A marley is a kind of vinyl spread over a wooden floor, so dancers can work barefoot and not get hurt. It also has a kind of resistance and bounce in it.
A tap floor, on the other hand, has to be able to withstand steel taps without damage.
They are “expensive to rent, and hard to borrow,” Warren said. The percussive art form dissuades people from even lending their studios out, because of the potential damage.
The tap floors DOTL used in its first three years have also been small, four by eight feet in size. So last summer Turner and Chestnut went to Home Depot, bought wood and built a floor that has lived in Chestnut’s garage since last summer.
This year, Warren thought, “Wait a minute. Now we have a floor, let’s go for broke!”
So there will be more tap this year.
DOTL is presenting a special showcase called “Tap Dance in New Jersey.”

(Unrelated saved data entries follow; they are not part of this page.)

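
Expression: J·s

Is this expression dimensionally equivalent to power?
No

The expression J·s has dimensions [L^2 M T^-1], but power has dimensions [L^2 M T^-3].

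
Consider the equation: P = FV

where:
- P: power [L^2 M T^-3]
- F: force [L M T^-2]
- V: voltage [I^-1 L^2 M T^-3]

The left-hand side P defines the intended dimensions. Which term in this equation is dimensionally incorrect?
The right-hand side term FV

P has dimensions [L^2 M T^-3], but FV has dimensions [I^-1 L^3 M^2 T^-5], so the term FV is dimensionally wrong for P.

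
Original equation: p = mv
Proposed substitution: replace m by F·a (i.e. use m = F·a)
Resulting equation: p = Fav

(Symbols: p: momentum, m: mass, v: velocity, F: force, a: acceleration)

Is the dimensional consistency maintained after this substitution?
No

[m] = [M] and [F·a] = [L^2 M T^-4]. These differ, so the substitution replaces a quantity by one of different dimensions and the result p = Fav has LHS [L M T^-1] vs RHS [L^3 M T^-5] — inconsistent.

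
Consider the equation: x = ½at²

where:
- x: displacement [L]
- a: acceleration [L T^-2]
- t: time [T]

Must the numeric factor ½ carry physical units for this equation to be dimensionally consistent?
No

x has dimensions [L] and at² already has dimensions [L], so the equation balances without ½ contributing any dimensions. ½ is a pure (dimensionless) number; changing or removing it would not affect dimensional consistency.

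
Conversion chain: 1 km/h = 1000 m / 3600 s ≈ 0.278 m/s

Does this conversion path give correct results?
The chain is correct (no errors).

Correct: 1 km = 1000 m, 1 h = 3600 s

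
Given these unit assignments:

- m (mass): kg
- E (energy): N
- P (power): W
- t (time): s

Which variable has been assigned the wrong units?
E

The variable E (energy) should have units J, not N.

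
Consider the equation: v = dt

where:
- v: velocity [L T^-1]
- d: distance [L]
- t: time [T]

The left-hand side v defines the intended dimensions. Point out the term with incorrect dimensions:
The right-hand side term dt

v has dimensions [L T^-1], but dt has dimensions [L T], so the term dt is dimensionally wrong for v.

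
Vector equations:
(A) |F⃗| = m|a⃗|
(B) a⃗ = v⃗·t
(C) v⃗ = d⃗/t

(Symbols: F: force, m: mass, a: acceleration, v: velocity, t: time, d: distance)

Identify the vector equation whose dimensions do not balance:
(B) a⃗ = v⃗·t

(A) |F⃗| = m|a⃗|: LHS [L M T^-2], RHS [L M T^-2] ✓ — magnitudes of vectors are scalars
(B) a⃗ = v⃗·t: LHS [L T^-2], RHS [L] ✗ — acceleration is velocity per time; should be v⃗/t
(C) v⃗ = d⃗/t: LHS [L T^-1], RHS [L T^-1] ✓ — displacement (vector) divided by time (scalar)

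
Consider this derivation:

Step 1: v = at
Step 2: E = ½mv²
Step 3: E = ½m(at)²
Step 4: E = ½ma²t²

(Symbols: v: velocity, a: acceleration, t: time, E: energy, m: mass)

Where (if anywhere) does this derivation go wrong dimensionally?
No step introduces an error — all steps are dimensionally consistent.

Step 1: v = at → LHS [L T^-1], RHS [L T^-1] ✓
Step 2: E = ½mv² → LHS [L^2 M T^-2], RHS [L^2 M T^-2] ✓
Step 3: E = ½m(at)² → LHS [L^2 M T^-2], RHS [L^2 M T^-2] ✓
Step 4: E = ½ma²t² → LHS [L^2 M T^-2], RHS [L^2 M T^-2] ✓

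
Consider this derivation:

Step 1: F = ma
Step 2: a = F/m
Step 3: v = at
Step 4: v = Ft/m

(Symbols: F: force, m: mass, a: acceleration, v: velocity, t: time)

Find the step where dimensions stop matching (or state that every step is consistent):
No step introduces an error — all steps are dimensionally consistent.

Step 1: F = ma → LHS [L M T^-2], RHS [L M T^-2] ✓
Step 2: a = F/m → LHS [L T^-2], RHS [L T^-2] ✓
Step 3: v = at → LHS [L T^-1], RHS [L T^-1] ✓
Step 4: v = Ft/m → LHS [L T^-1], RHS [L T^-1] ✓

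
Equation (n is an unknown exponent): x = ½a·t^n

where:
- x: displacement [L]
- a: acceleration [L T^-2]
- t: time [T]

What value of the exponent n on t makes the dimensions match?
n = 2

x has dimensions [L]; t has dimensions [T].
The rest of the RHS has dimensions [L T^-2], so t^n must supply [T^2].
With n = 2: ½a·t^2 has dimensions [L], matching the LHS ✓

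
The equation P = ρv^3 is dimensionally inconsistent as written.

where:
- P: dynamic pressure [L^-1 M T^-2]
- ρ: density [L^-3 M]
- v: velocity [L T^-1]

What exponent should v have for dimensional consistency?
The exponent of v should be 2: P = ρv^2

The LHS P has dimensions [L^-1 M T^-2]; v has dimensions [L T^-1].
As written, the RHS ρv^3 (exponent 3 on v) has dimensions [M T^-3], which does not match.
With exponent 2, the RHS ρv^2 has dimensions [L^-1 M T^-2], matching the LHS.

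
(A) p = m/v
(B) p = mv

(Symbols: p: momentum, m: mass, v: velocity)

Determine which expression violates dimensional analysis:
(A)

(A) p = m/v: LHS [L M T^-1], RHS [L^-1 M T] ✗
(B) p = mv: LHS [L M T^-1], RHS [L M T^-1] ✓

Expression (A) p = m/v is dimensionally incorrect.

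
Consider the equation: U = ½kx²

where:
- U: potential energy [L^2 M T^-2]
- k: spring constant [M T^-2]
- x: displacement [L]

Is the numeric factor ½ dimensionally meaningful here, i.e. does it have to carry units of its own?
No

U has dimensions [L^2 M T^-2] and kx² already has dimensions [L^2 M T^-2], so the equation balances without ½ contributing any dimensions. ½ is a pure (dimensionless) number; changing or removing it would not affect dimensional consistency.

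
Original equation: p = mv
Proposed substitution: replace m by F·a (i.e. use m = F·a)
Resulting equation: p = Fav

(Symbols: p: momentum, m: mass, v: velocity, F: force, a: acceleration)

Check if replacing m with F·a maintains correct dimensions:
No

[m] = [M] and [F·a] = [L^2 M T^-4]. These differ, so the substitution replaces a quantity by one of different dimensions and the result p = Fav has LHS [L M T^-1] vs RHS [L^3 M T^-5] — inconsistent.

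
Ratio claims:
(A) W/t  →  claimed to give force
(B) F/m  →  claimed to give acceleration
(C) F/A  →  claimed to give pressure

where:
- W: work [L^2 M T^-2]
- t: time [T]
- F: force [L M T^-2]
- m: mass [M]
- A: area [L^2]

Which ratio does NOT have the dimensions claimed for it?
(A) W/t does not give force

(A) W/t: [L^2 M T^-3] ≠ force [L M T^-2] ✗
(B) F/m: [L T^-2] = acceleration [L T^-2] ✓
(C) F/A: [L^-1 M T^-2] = pressure [L^-1 M T^-2] ✓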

Chestnut, who has been with DOTL since the 2014 beginning, will be joined by tappers Dormeshia Sumbry-Edwards, Ayodele Casel and Andre Imanishi.
A ‘CULTURAL MECCA’
Warren might never have been a dancer at all if not for the Montclair school system.
She attended Glenfield elementary school and Hillside middle school (now Hillside is an elementary school and Glenfield a middle school), and when she was about to go to high school she was interviewed at Hillside.
The high school was starting the School of Performing Arts (now SVPA, the School of Visual and Performing Arts).
“I said, ‘Oh my gosh, I don’t have to take gym?’” Warren said with a laugh. “That’s how my dance world started. Because of Montclair. It’s a cultural mecca.”
Her desire to give back to Montclair, and keep the festival free, is a return on Montclair’s investment. “It’s beyond important. To be an audience member, to see art, is so expensive,” she said.
Montclair Mayor Robert Jackson introduces DOTL, along with Toni’s Kitchen’s Anne Mernin and St. Luke’s Episcopal Church Rev. John Mennell.
Warren and Marchese come out and talk when the floors are changing over.
“I love watching the young audience members,” Warren said. Small children dance on the lawn too, and the student dancers sit in the audience after their performances. The program opens with the students and finishes with the headlining professionals.
“When [the young dancers] sit in the audience and watch the professionals, it’s like a ricochet. They are thinking, ‘Wow, that could be me.’ I love to see the excitement in their eyes.”